Feng Shui can be likened to a form of environmental acupuncture. The acupuncturist removes the blocks to a healthy ch’i flow in the body. With Feng Shui we do the same in the environment where blocks occur.
My job as a consultant is to diagnose the problem, recommend the ‘cures’, and point out the transformative effect you can expect as a consequence.
Whether your brief is a preventative one – to make sure there is nothing untoward occurring at home that could adversely affect the health, wealth and happiness of those living there. Or, whether you have a specific intention for Feng Shui, such as to sell the house, find a new one, attract a life partner, get pregnant, improve a health issue, sleep better, get a better job, or boost your income.
The Feng Shui recommendations that follow address your brief and the results are therefore measurable.
Living the vision
The Chinese appear to have cornered the market with Feng Shui because most of what we read and hear comes from their traditions. That’s because they were the first to document what they observed and understood.

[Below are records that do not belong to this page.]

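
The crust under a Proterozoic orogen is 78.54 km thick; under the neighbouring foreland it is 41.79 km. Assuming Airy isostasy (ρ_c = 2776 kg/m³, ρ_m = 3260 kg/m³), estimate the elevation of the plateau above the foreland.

Excess crust Δ = 78.54 km − 41.79 km = 36.75 km, split between elevation h and root r with h + r = Δ.
Airy balance ρ_c h = (ρ_m − ρ_c) r gives r = h ρ_c/(ρ_m − ρ_c), so h (1 + ρ_c/(ρ_m − ρ_c)) = Δ, i.e. h = Δ (ρ_m − ρ_c)/ρ_m.
h = 36.75 km × 484/3260 = 5.46 km.

5.46 km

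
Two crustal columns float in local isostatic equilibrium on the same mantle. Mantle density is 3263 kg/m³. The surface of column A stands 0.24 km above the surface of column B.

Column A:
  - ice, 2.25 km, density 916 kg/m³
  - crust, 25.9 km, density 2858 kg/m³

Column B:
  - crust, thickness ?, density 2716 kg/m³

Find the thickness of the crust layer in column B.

Take the compensation level at the base of the deeper column (depth z_c below the surface of column A) and equate Σ ρ_i t_i down to z_c; mantle fills any gap and the z_c terms cancel.
Column A: 2.25×916 + 25.9×2858 + (z_c − 28.15)×3263
Column B: 0.24×0 + x×2716 + (z_c − 0.24 − 0 − x)×3263
The z_c×3263 term appears on both sides and cancels. Collect the known terms of each column as K = Σ(ρt)_known − 3263 × (depth of known layers): K_A = 76083.2 − 3263×28.15 = −15770.25; K_B = 0 − 3263×(0.24 + 0) = −783.12.
Balance: K_A = K_B − x×(3263 − 2716), so x = (K_B − K_A)/(3263 − 2716) = 14987.1/547 = 27.4 km.

27.4 km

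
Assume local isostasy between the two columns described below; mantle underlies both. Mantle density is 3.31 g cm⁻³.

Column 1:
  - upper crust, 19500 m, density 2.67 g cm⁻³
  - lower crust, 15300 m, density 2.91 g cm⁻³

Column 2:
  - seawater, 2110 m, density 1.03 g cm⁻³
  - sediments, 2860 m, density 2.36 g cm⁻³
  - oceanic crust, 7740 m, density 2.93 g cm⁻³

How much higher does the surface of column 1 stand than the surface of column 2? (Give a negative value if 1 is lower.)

2460 m

For any compensation level in the mantle, the mantle terms cancel and isostasy reduces to e = (Σt_1 − Σt_2) − (Σ(ρt)_1 − Σ(ρt)_2) / ρ_m.
Σt_1 = 34800 m; Σt_2 = 12710 m; Σ(ρt)_1 = 96588; Σ(ρt)_2 = 31601.1 (in m·g cm⁻³).
e = (34800 − 12710) − (96588 − 31601.1) / 3.31 = 2460 m.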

However, every traditional culture has its own understanding, and protocol when it comes to Feng Shui, including the Indians, Native Americans, Japanese, Scandinavians, and Celts. Even the Ancient Greeks and Romans were known to worship the goddess of the hearth and refer to her as Hestia and Vesta respectively. Therefore the ancient wisdom and principles of Feng Shui are universally understood and enable a space to thrive or suffer.
To have a fighting chance of fulfilling your heart’s desires, consider the role Feng Shui can play in strengthening your heart and the heart(h) of the home.
Start by recognising the ways you’ve outgrown the space around you and allow it to receive a ‘facelift’ that correlates with the future you’d like to create.
Your environment should reflect who you are becoming not who you were. That’s why I call this practice ‘living the vision’.
Contrary to popular media, Feng Shui is not about applying a few rules, like keeping the toilet seat down or placing a money plant in the Wealth corner. It’s about understanding the relationship you have with the space around you.
When your home is at odds with the direction you’d like to take, it’s better to act now to rectify it. The longer you continue to head off at a tangent, the more damage can occur and the more time-consuming it is to correct your course.
When your surroundings resonate deeply with who you are, you will feel a corresponding ease in your body while living there. Shifting the furniture around, painting the walls a different colour, and placing accessories with the right intention, is a visceral experience. You’ll instantly feel brighter, lighter and happier.
To remain indifferent to Feng Shui is to turn your back on a well-being practice that is relevant and useful to everyone. It could represent the missing link to your success and fulfilment in life.
Even if you don’t know exactly what’s in your heart and where it wants to lead you, the very act of instigating Feng Shui can bring you clarity, focus and vitality so that very soon you will. So take heart.
I once left a bachelor on his doorstep with 12 bin bags full for the charity shops and a massive grin on his face after we’d spent a morning Feng Shui’ing together. He wanted love in his life so we made space for it and rearranged his home accordingly. Within a month he found romance. Within a year he’d married her.